Tracyton residents want to keep their fire station

Central Kitsap Fire and Rescue is considering closing Station 44, on Tracy Street. Rachel Anne Seymour / Kitsap Sun
Central Kitsap Fire and Rescue is considering closing Station 44, on Tracy Street. Rachel Anne Seymour / Kitsap Sun

While only a few Tracyton residents attended Monday’s meeting about the potential closure of the volunteer firehouse in Tracyton, a majority of those that did attend argued for keeping the station open.

“I don’t want to see it go,” Bob Kono said.

Bob and his wife, Kay Kono, have lived in Tracyton for 47 years and were both part of Tracyton’s Fire District 11 before a string of mergers that lead to today’s Central Kitsap Fire and Rescue. Bob was the assistant fire chief when he left the Tracyton Station in 1981, while Kay was a volunteer at the station for 11 years.

“It was the heart of the community,” Kay said.

Station 44, on Tracy Street, is the original building made from masonry blocks in 1963.

Now, it requires about $500,000 in repairs, according to a report by Paul Anderson, CKFR repair and maintenance manager.

Parking lot repairs and stormwater requirements would each cost an estimated $150,000 of that amount.

Other repairs included settling issues, electrical updates, chimney removal, kitchen remodeling and lighting, among others.

Tracyton resident Gary Keenan argued that the repair costs were estimated too high.

“I feel these numbers are grossly exaggerated,” he said. “I don’t feel like these are things that should be presented to us as things we need to do.”

Keenan also argued that the cost of keeping the station open is relatively inexpensive.

Basic utilities cost the district about $4,380 per year, but that does not include routine maintenance and upkeep, Anderson said.

Last year, CKFR reviewed its facilities and vehicles to determine what maintenance and repairs needed to be done, and where money should be invested while the district deals with balancing its budget.
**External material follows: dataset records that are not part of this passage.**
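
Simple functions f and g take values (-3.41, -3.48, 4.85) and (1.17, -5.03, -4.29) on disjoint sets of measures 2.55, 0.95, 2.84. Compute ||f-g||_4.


Step 1: Compute differences f_i - g_i:
  -3.41 - 1.17 = -4.58
  -3.48 - -5.03 = 1.55
  4.85 - -4.29 = 9.14
Step 2: Compute |diff|^4 * measure for each set:
  |-4.58|^4 * 2.55 = 440.009357 * 2.55 = 1122.02386
  |1.55|^4 * 0.95 = 5.772006 * 0.95 = 5.483406
  |9.14|^4 * 2.84 = 6978.864768 * 2.84 = 19819.975942
Step 3: Sum = 20947.483208
Step 4: ||f-g||_4 = (20947.483208)^(1/4) = 12.03048


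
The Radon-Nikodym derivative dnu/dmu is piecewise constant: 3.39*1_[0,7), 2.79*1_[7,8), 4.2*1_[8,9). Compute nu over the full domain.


Integrate each piece of the Radon-Nikodym derivative:
Step 1: integral_0^7 3.39 dx = 3.39*(7-0) = 3.39*7 = 23.73
Step 2: integral_7^8 2.79 dx = 2.79*(8-7) = 2.79*1 = 2.79
Step 3: integral_8^9 4.2 dx = 4.2*(9-8) = 4.2*1 = 4.2
Total: 23.73 + 2.79 + 4.2 = 30.72


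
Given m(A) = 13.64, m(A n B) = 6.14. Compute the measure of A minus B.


m(A \ B) = m(A) - m(A n B)
= 13.64 - 6.14
= 7.5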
CKFR projects a $1 million shortfall in its 2015 budget if expenses are not reduced.

A majority of the fire district’s revenue comes from levy’s based on assessed property values, which have been decreasing for the past six years, resulting in a loss of more than $2 million.

One Silverdale resident, Ed Stebor, suggested closing the Tracyton Station and selling the land to make money.

If this does happen, Bob Kono, who also lives close to the station, said he is concerned with what will happen to the land.

CKFR will be looking into and considering the station’s zoning location and how much the land could potentially make the district, according Fergus.

CKFR also is considering the community’s safety in the decision to potentially close the Tracyton Station.

Response times will not be significantly impacted, according to the district. Tracyton’s volunteer crews were the first on scene for about 60 of the 3,404 calls in their response area.

The station’s coverage area also overlaps with Meadowdale and North Perry Station 45 on Trenton Avenue. Both stations are staffed with career firefighters.

If the Tracyton Station closes, residents will not see a change in insurance rates because of the station overlaps, according to Ileana LiMarzi, CKFR public information officer.

And Tracyton Station volunteers will be reassigned to Meadowdale Station 41 on Old Military Road.

The district has not made a decision, Commissioner Dave Fergus stressed during Monday’s meeting, but the Tracyton Station will definitely be an agenda item in the future.

The next board meeting is April 14 at CKFR’s administration building.